American clothing store chain

Logo of Judy's

Judy's was a chain of clothing stores, based in Van Nuys, Los Angeles.
Marcia Israel (Mrs. Lawrence Israel, later Marcia Israel-Curley) founded Judy's in 1946 and ran it until 1989 when she sold it to Laws International of Hong Kong for $31 million. Israel-Curley died in 2004.

==Fashion==
Judy's sold sportswear and fashion accessories, the women's stores catering to juniors: slim-cut, trendy styles.

In the late 1940s, Israel wrote, there were generally no boutiques catering exclusively for juniors and hardly any clothing companies producing styles for the juniors market. Israel wrote that she developed numerous groundbreaking concepts that were copied by other designers and retailers, such as the short-sleeve sweater and workmen's five-pocket jeans for casual use (accessorized with Ked's sneakers) by women.

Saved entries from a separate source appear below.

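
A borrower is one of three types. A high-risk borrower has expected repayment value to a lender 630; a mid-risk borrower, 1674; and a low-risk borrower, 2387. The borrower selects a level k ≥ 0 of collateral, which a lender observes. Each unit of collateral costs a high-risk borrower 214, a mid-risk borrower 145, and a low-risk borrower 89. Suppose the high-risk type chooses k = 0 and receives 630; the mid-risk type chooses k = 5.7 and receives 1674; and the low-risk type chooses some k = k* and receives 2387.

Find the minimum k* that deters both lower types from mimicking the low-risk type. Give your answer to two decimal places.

10.62

Mid-risk type (on-path payoff 1674 − 145×5.7 = 847.5) won't mimic when 847.5 ≥ 2387 − 145·k*, i.e. k* ≥ 10.62.
High-risk type (on-path payoff 630) won't mimic when 630 ≥ 2387 − 214·k*, i.e. k* ≥ 8.21.
Both must hold, so k* = max(8.21, 10.62) = 10.62. The mid-risk type's constraint binds.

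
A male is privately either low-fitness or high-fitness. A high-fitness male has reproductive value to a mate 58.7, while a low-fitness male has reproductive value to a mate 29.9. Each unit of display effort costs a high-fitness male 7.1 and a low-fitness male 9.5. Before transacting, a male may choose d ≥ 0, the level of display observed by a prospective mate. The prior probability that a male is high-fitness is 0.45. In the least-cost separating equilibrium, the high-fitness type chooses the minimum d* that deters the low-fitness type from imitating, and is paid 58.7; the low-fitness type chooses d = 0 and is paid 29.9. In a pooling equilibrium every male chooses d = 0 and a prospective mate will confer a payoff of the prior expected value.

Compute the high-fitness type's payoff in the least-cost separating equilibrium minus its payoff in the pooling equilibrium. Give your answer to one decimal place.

-5.7

Least-cost separating signal: d* solves 29.9 = 58.7 − 9.5·d*, so d* = (58.7 − 29.9)/9.5 ≈ 3.0316.
High-fitness type's separating payoff: 58.7 − 7.1 × d* = 58.7 − 7.1 × (58.7 − 29.9)/9.5 = 58.7 − 204.48/9.5 ≈ 37.176.
Pooling payoff: 0.45 × 58.7 + 0.55 × 29.9 = 42.86.
Difference: 37.176 − 42.86 = -5.684, i.e. -5.7 to one decimal place.
The high-fitness type would prefer the pooling outcome.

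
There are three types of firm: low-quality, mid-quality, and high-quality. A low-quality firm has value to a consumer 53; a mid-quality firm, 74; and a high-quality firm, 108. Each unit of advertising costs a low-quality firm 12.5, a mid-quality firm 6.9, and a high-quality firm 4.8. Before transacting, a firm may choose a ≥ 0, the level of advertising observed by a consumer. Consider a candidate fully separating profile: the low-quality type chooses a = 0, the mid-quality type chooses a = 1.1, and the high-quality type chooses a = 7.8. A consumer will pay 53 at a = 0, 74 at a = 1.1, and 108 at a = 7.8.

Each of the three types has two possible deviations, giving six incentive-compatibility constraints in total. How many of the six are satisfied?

Mid-quality (own payoff 74 − 6.9×1.1 = 66.41): to a=0 gives 53 → no gain ✓; to a=7.8 gives 108 − 6.9×7.8 = 54.18 → no gain ✓.
High-quality (own payoff 108 − 4.8×7.8 = 70.56): to a=0 gives 53 → no gain ✓; to a=1.1 gives 74 − 4.8×1.1 = 68.72 → no gain ✓.
Low-quality (own payoff 53): to a=1.1 gives 74 − 12.5×1.1 = 60.25 → profitable ✗; to a=7.8 gives 108 − 12.5×7.8 = 10.5 → no gain ✓.
5 of the 6 constraints hold; not an equilibrium.

5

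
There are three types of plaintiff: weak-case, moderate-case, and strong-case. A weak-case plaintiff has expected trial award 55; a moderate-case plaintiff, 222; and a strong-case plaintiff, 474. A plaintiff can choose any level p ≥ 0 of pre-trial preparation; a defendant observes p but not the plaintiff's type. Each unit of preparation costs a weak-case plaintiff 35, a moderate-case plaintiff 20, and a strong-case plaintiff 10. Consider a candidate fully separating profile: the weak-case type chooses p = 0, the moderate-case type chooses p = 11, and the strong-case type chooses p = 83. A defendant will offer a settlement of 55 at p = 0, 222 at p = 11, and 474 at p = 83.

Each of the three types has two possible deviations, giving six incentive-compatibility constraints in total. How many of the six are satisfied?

3

Moderate-case (own payoff 222 − 20×11 = 2): to p=0 gives 55 → profitable ✗; to p=83 gives 474 − 20×83 = -1186 → no gain ✓.
Weak-case (own payoff 55): to p=11 gives 222 − 35×11 = -163 → no gain ✓; to p=83 gives 474 − 35×83 = -2431 → no gain ✓.
Strong-case (own payoff 474 − 10×83 = -356): to p=0 gives 55 → profitable ✗; to p=11 gives 222 − 10×11 = 112 → profitable ✗.
3 of the 6 constraints hold; not an equilibrium.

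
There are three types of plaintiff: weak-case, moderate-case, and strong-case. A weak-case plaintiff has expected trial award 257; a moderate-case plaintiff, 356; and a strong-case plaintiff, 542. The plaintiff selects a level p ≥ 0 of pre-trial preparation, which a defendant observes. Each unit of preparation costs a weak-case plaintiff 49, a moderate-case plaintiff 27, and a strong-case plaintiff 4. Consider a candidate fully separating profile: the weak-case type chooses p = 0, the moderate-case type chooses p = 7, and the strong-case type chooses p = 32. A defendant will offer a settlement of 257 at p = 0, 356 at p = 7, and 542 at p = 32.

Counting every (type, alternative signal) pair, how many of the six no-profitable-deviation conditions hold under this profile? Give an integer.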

Israel was long considered a fashion authority; for example a 1970 interview in the Los Angeles Times around the topic of longer hemlines for women's skirts. Israel confirmed that longer midi skirt hemlines were "flourishing", though the lower hemlines "should not be forced; they must ripen like fruit". The Judy's "empire" was considered a "bellwether by great numbers of astute fashion people", according to the Times.

==Development of stores==
Israel began the chain in January, 1946 in a 7-by-12-foot space (84 sq. ft.) carved out of a movie theater lobby on Whittier Boulevard in East Los Angeles. She proceeded to open a 360-square-foot store in 1948 in Compton, an 800-square-foot store on May 9, 1949, on Lankershim Boulevard in North Hollywood, and in 1952, a 3,500-square-foot store in the new Lakewood Center, the United States' first fully-enclosed mall. The chain continued to expand, including the opening of a 6300 sqft store in Century City Shopping Center in July 1965, expanded in 1968 to 16000 sqftwhich it considered its flagship store. By 1970, there were 17 Judy's.

The chain at its peak it had 107 stores. In 1989, it operated 70 women's clothing stores and 34 "GHq" men's clothing stores in California and a handful in four other Western states.

==Epilogue==
In 1993 the chain declared bankruptcy, disposed of the GHq men's chain and relaunched with a slimmed-down 52-store branch network. New owner Rampage was in the process of converting Judy's stores to the Rampage name when it went bankrupt itself in 1997. Retailer Charlotte Russe purchased Rampage, and in 2006 sold most store leases and fixtures to Forever 21, while converting 4 remaining locations to Charlotte Russe branches.